Step 1. Start with a comprehensive Tactical Model to organize ideas around deception.  I plan to use System 3 – which is a zone model of squash, where tactics are determined primarily (but not exclusively) by a player’s position on the court when receiving the ball:  front, mid- and back-court zones.  In combination with the difficulty of the ball received (easy, medium, difficult) a player determines  his or her tactical intent or phase (attack, rally, defence) and then selects a shot to implement this phase (e.g., drop, drive, lob).  Any tactical model can be used however, and I will explain the System 3 Zone Model in a future post.

Step 2. Deception is a form of attacking (or counter-attacking) the opponent, so the next step in our approach is to list, in priority order, the different deception situations in each of the three zones.  There are several ways this priority order could be established:

  • easiest to execute to most difficult (probably best for young juniors)
  • most frequent to least frequent (probably best for pro players)
  • most important to least important (i.e., good deception in this situation usually wins pt.)
  • based on an individual assessment of a particular player
  • personal preference (of either the player or squash coach)
  • a combination of the above methods

Step 3. Make the list.  Here are a couple of examples for each of the three zones that probably reflect a progression of easiness and frequency at an “A” level:

Front

1.  Straight drop or cross-court drive off “easier” boast (show neutral compact drive preparation)

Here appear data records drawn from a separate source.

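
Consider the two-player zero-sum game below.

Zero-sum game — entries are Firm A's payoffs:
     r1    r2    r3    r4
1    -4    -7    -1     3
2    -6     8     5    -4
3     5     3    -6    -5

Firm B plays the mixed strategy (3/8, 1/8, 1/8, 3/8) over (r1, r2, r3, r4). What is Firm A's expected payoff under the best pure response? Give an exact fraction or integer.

1: (-4)·(3/8) + (-7)·(1/8) + (-1)·(1/8) + (3)·(3/8) = -11/8.
2: (-6)·(3/8) + (8)·(1/8) + (5)·(1/8) + (-4)·(3/8) = -17/8.
3: (5)·(3/8) + (3)·(1/8) + (-6)·(1/8) + (-5)·(3/8) = -3/8.
The best pure response is 3 with expected payoff -3/8.

-3/8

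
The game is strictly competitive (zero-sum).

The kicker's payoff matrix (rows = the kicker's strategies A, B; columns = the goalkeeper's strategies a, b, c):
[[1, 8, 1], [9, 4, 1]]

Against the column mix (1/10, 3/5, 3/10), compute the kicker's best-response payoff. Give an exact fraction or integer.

A: (1)·(1/10) + (8)·(3/5) + (1)·(3/10) = 26/5.
B: (9)·(1/10) + (4)·(3/5) + (1)·(3/10) = 18/5.
The best pure response is A with expected payoff 26/5.

26/5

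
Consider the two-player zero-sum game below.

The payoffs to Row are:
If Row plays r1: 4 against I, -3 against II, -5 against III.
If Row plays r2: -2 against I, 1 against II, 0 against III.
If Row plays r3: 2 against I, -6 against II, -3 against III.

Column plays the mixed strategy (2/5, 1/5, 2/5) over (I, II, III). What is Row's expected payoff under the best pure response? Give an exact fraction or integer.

-3/5

r1: (4)·(2/5) + (-3)·(1/5) + (-5)·(2/5) = -1.
r2: (-2)·(2/5) + (1)·(1/5) + (0)·(2/5) = -3/5.
r3: (2)·(2/5) + (-6)·(1/5) + (-3)·(2/5) = -8/5.
The best pure response is r2 with expected payoff -3/5.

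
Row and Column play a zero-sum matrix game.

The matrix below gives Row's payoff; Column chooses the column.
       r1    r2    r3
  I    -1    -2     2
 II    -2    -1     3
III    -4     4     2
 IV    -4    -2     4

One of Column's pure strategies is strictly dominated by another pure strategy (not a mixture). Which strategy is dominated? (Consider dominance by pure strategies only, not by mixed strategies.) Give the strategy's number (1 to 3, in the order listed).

3

Column prefers columns that give Row less. Compare r3 with r1: -1 < 2, -2 < 3, -4 < 2, -4 < 4.
So r1 strictly dominates r3 for Column; r3 is strictly dominated.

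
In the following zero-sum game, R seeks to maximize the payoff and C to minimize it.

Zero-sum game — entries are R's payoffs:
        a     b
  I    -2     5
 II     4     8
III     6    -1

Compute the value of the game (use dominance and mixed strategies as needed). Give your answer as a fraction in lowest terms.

Row I is strictly dominated by row II, so R never plays it.
The remaining 2×2 game on (II, III) × (a, b) has no saddle point. Let R play II with probability p; indifference gives 4p + 6(1−p) = 8p − (1−p), so p = 7/11.
Similarly C's optimal q on a is 9/11, and the value is 4·(9/11) + (8)·(2/11) = 52/11.

52/11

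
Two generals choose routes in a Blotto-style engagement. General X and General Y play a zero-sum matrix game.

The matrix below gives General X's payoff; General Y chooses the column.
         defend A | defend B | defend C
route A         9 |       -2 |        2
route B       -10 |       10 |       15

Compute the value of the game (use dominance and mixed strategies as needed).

70/31

Column defend C is strictly dominated by defend B for General Y (it gives General X more in every row).
The remaining 2×2 game on (route A, route B) × (defend A, defend B) has no saddle point. Let General X play route A with probability p; indifference gives 9p − 10(1−p) = −2p + 10(1−p), so p = 20/31.
Similarly General Y's optimal q on defend A is 12/31, and the value is 9·(12/31) + (-2)·(19/31) = 70/31.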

2.  Straight drop or lob off “difficult” boast (show drop preparation with hand).

3.  Show straight drop (slow moving arm) with last minute flick cross-court executed with wrist off boast.

4. As above but with straight instead of cross-court flick.

5.  Straight drive or angle off boast.

Mid-Court

1.  Straight drop or cross-court drive off a loose ball in the middle.

2.  Straight drive or attacking two-wall working boast off a low, hard straight drive from the back.

3. Straight or cross-court drop off a loose ball in the middle.

4.  Straight volley drive or volley boast of a not tight straight drive from back.

Back-Court

1.  Show straight hard low drive, surprise with attacking boast off easier ball off backwall.

2.  Show straight hard low drive, surprise with straight drop off easier ball off backwall.

3. Show straight hard low drive, surprise with reverse angle off loose ball off backwall.

Step 4. Choose a pedagogy or teaching method to teach the deception situations or skills.  The Games Approach seems ideal since this gives the squash coach an opportunity to evaluate the player(s) in a game situation to determine what work needs to be done.  For example, in the front court situations listed above, player A could “serve” with a boast, and player B, stationed on the “T”, could return with a straight drop or cross-court drive, and then play the point out to see if player B was able to take advantage of the situation.  After 5 minutes of play, an experienced coach would be able to determine which of the shots (drop or drive) needed more work, if the player was telegraphing the shot too much, as well as other basic elements common to all squash situations, recovery, ready position, quality of shot, choice of follow-up shots, effort, attitude, etc.  Obviously other teaching methods could be used as well.  With top players it might be enough to show a few video examples and then have the “play a game and try it out”.  Unfortunately, most squash coaches do not find themselves in this ideal situation and therefore need a systematic approach to teaching deception.

Step 5. Reinforce the importance of deception by occasionally using conditioned games to encourage your players to use and practice deception:  two points for a winning deception shot; A must play deep, B can attack with deception; short game (in front of service line); etc.  Give your player feedback on missed opportuities to use deception in match play – or the overuse of deception.